In a forest that has been left to its own devices, the genetic makeup of each individual tree belonging to the same species is very different. This is in contrast to people, who are genetically very similar…. In contrast, the individual beeches growing in a stand near where I live are as far apart genetically as different species of animals.
Breathtaking — an account of the first wave of Covid — was another which I wasn’t sure I’d take to, but I recommend it highly. It’s a reminder of just how well and how badly different people responded at the time, and manages to balance the terrible facts with an underlying optimism about human nature which is very moving.

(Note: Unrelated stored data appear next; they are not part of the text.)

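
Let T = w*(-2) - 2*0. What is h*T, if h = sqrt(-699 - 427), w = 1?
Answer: -2*I*sqrt(1126) ≈ -67.112*I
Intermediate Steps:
T = -2 (T = 1*(-2) - 2*0 = -2 + 0 = -2)
h = I*sqrt(1126) (h = sqrt(-1126) = I*sqrt(1126) ≈ 33.556*I)
h*T = (I*sqrt(1126))*(-2) = -2*I*sqrt(1126)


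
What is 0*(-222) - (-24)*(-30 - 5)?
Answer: -840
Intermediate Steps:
0*(-222) - (-24)*(-30 - 5) = 0 - (-24)*(-35) = 0 - 1*840 = 0 - 840 = -840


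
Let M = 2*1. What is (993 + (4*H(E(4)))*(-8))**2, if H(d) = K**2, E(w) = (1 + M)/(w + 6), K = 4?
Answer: 231361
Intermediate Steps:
M = 2
E(w) = 3/(6 + w) (E(w) = (1 + 2)/(w + 6) = 3/(6 + w))
H(d) = 16 (H(d) = 4**2 = 16)
(993 + (4*H(E(4)))*(-8))**2 = (993 + (4*16)*(-8))**2 = (993 + 64*(-8))**2 = (993 - 512)**2 = 481**2 = 231361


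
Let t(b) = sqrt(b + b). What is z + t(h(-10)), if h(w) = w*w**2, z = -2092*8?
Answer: -16736 + 20*I*sqrt(5) ≈ -16736.0 + 44.721*I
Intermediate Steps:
z = -16736
h(w) = w**3
t(b) = sqrt(2)*sqrt(b) (t(b) = sqrt(2*b) = sqrt(2)*sqrt(b))
z + t(h(-10)) = -16736 + sqrt(2)*sqrt((-10)**3) = -16736 + sqrt(2)*sqrt(-1000) = -16736 + sqrt(2)*(10*I*sqrt(10)) = -16736 + 20*I*sqrt(5)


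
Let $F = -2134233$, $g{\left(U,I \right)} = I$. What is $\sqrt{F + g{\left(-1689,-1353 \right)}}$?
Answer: $i \sqrt{2135586} \approx 1461.4 i$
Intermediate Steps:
$\sqrt{F + g{\left(-1689,-1353 \right)}} = \sqrt{-2134233 - 1353} = \sqrt{-2135586} = i \sqrt{2135586}$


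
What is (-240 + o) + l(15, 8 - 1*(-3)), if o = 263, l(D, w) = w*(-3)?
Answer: -10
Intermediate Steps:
l(D, w) = -3*w
(-240 + o) + l(15, 8 - 1*(-3)) = (-240 + 263) - 3*(8 - 1*(-3)) = 23 - 3*(8 + 3) = 23 - 3*11 = 23 - 33 = -10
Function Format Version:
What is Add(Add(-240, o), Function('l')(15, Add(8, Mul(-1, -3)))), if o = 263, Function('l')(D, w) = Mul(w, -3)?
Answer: -10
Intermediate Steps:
Function('l')(D, w) = Mul(-3, w)
Add(Add(-240, o), Function('l')(15, Add(8, Mul(-1, -3)))) = Add(Add(-240, 263), Mul(-3, Add(8, Mul(-1, -3)))) = Add(23, Mul(-3, Add(8, 3))) = Add(23, Mul(-3, 11)) = Add(23, -33) = -10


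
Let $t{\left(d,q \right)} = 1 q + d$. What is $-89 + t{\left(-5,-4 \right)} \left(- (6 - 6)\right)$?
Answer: $-89$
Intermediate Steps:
$t{\left(d,q \right)} = d + q$ ($t{\left(d,q \right)} = q + d = d + q$)
$-89 + t{\left(-5,-4 \right)} \left(- (6 - 6)\right) = -89 + \left(-5 - 4\right) \left(- (6 - 6)\right) = -89 - 9 \left(\left(-1\right) 0\right) = -89 - 0 = -89 + 0 = -89$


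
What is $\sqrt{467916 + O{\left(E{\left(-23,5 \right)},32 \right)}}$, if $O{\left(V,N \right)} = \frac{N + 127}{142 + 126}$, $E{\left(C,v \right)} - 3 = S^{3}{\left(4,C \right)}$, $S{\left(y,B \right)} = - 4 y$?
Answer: $\frac{\sqrt{8401910349}}{134} \approx 684.04$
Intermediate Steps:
$E{\left(C,v \right)} = -4093$ ($E{\left(C,v \right)} = 3 + \left(\left(-4\right) 4\right)^{3} = 3 + \left(-16\right)^{3} = 3 - 4096 = -4093$)
$O{\left(V,N \right)} = \frac{127}{268} + \frac{N}{268}$ ($O{\left(V,N \right)} = \frac{127 + N}{268} = \left(127 + N\right) \frac{1}{268} = \frac{127}{268} + \frac{N}{268}$)
$\sqrt{467916 + O{\left(E{\left(-23,5 \right)},32 \right)}} = \sqrt{467916 + \left(\frac{127}{268} + \frac{1}{268} \cdot 32\right)} = \sqrt{467916 + \left(\frac{127}{268} + \frac{8}{67}\right)} = \sqrt{467916 + \frac{159}{268}} = \sqrt{\frac{125401647}{268}} = \frac{\sqrt{8401910349}}{134}$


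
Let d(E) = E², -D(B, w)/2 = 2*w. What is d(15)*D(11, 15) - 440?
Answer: -13940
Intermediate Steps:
D(B, w) = -4*w
d(15)*D(11, 15) - 440 = 15²*(-4*15) - 440 = 225*(-60) - 440 = -13500 - 440 = -13940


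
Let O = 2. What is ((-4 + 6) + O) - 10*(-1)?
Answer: 14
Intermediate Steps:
((-4 + 6) + O) - 10*(-1) = ((-4 + 6) + 2) - 10*(-1) = (2 + 2) + 10 = 4 + 10 = 14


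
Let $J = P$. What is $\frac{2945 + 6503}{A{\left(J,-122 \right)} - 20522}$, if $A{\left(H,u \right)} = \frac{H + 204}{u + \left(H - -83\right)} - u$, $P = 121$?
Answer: $- \frac{774736}{1672475} \approx -0.46323$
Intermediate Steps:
$J = 121$
$A{\left(H,u \right)} = - u + \frac{204 + H}{83 + H + u}$ ($A{\left(H,u \right)} = \frac{204 + H}{u + \left(H + 83\right)} - u = \frac{204 + H}{u + \left(83 + H\right)} - u = \frac{204 + H}{83 + H + u} - u = - u + \frac{204 + H}{83 + H + u}$)
$\frac{2945 + 6503}{A{\left(J,-122 \right)} - 20522} = \frac{2945 + 6503}{\frac{204 + 121 - \left(-122\right)^{2} - -10126 - 121 \left(-122\right)}{83 + 121 - 122} - 20522} = \frac{9448}{\frac{204 + 121 - 14884 + 10126 + 14762}{82} - 20522} = \frac{9448}{\frac{1}{82} \cdot 10329 - 20522} = \frac{9448}{\frac{10329}{82} - 20522} = \frac{9448}{- \frac{1672475}{82}} = 9448 \left(- \frac{82}{1672475}\right) = - \frac{774736}{1672475}$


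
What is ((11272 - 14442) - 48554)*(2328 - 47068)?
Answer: 2314131760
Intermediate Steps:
((11272 - 14442) - 48554)*(2328 - 47068) = (-3170 - 48554)*(-44740) = -51724*(-44740) = 2314131760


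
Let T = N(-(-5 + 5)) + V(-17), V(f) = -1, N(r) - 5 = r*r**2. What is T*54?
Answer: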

The episodic nature of Venice meant that it took me a while to finish, but it was always enjoyable. Morris includes portraits of the people and out of the way places (such as the further-flung islands of the lagoon) which most visitors don’t experience, and has some brilliant lines:
(she is the only Christian city marked on Ibn Khaldun’s celebrated fourteenth-century map, together with such places as Gog, Oman, Stinking Land, Waste Country, Soghd, Tughuzghuz and Empty In The North Because Of The Cold)
I once went to an exhibition in Venice that consisted of some fifty portraits, all by the same artist, all meticulously executed, all very expensive, and all of the same cat
I once saw a young business man, sitting on his haunches in the Via 22 Marzo, fanning an exhausted bull terrier with his briefcase
The lanes of Venice often have lovely names – the Alley of the Curly-Headed Woman; the Alley of the Love of Friends Or of the Gypsies; the Filled-In Canal of Thoughts; the Broad Alley of the Proverbs; the First Burnt Alley and the Second Burnt Alley, both commemorating seventeenth-century fires; the Street of the Monkey Or of The Swords; the Alley of the Blind.
‘The piazza of St Mark’s’, wrote a medieval Venetian monk, with a fastidious sigh, ‘seems perpetually filled with Turks, Libyans, Parthians and other monsters of the sea.’
There are 107 churches in Venice, and nearly every tourist feels he has seen at least 200 of them
While the women stitch, the men go fishing, as in an allegory, or an opera.
My plan for the rest of the year so far: Shakespeare sonnets; more non-Shakespearean plays; Paley’s poems; more German; volume 2 of Parfit’s On What Matters; the last biggish Joyce for me — Stephen Hero; and explore a few new people — Rupert Thomson and Max Porter look intriguing.